Siatkarz Jastrzębskiego Węgla skomentował starcie w Lidze Mistrzów. "To była ciężka przeprawa"
– Może wyniki setów na to nie wskazują, ale to była ciężka przeprawa – powiedział siatkarz Jastrzębskiego Węgla Jakub Popiwczak po wyjazdowej wygranej z niemieckim SVG Luneburg 3:1 w trzeciej kolejce fazy grupowej Ligi Mistrzów. Mistrzowie Polski przegrali pierwszego seta 23:25, a kolejne wygrali 25:21, 25:15 i 25:13.
– Może wyniki trzeciego i czwartego seta nie wyglądają okazale ze strony gospodarzy, ale postawili nam naprawdę trudne warunki.
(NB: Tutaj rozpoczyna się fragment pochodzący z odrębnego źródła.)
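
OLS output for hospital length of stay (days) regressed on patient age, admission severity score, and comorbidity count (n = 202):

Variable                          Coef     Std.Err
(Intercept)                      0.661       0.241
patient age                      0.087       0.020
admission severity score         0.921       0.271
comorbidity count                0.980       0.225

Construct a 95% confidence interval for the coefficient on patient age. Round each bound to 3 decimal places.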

Wiedzieliśmy, że są poukładaną, fizyczną drużyną, że wygrali wcześniej dwa spotkania grupowe. Pierwszy set to potwierdził, potem graliśmy już naszą dobrą siatkówkę – dodał libero.
Zobacz także: Nowi siatkarze w klubach PlusLigi. Transfery w trakcie sezonu 2023/24
Przyznał, że bardzo ważne było zwycięstwo w drugiej partii.
– Fajnie, że tak zareagowaliśmy po przegranej. Zmiennicy wnieśli na boisko dobrą energię. Przy stanie 0:2 byłoby nam trudniej. Gospodarze – niesieni dopingiem – "lataliby" po ścianach. Dobrze byłoby zawsze wygrywać do zera, ale tak się nie da. Jesteśmy zmęczeni maratonem meczów, podróżami" – zaznaczył reprezentant Polski.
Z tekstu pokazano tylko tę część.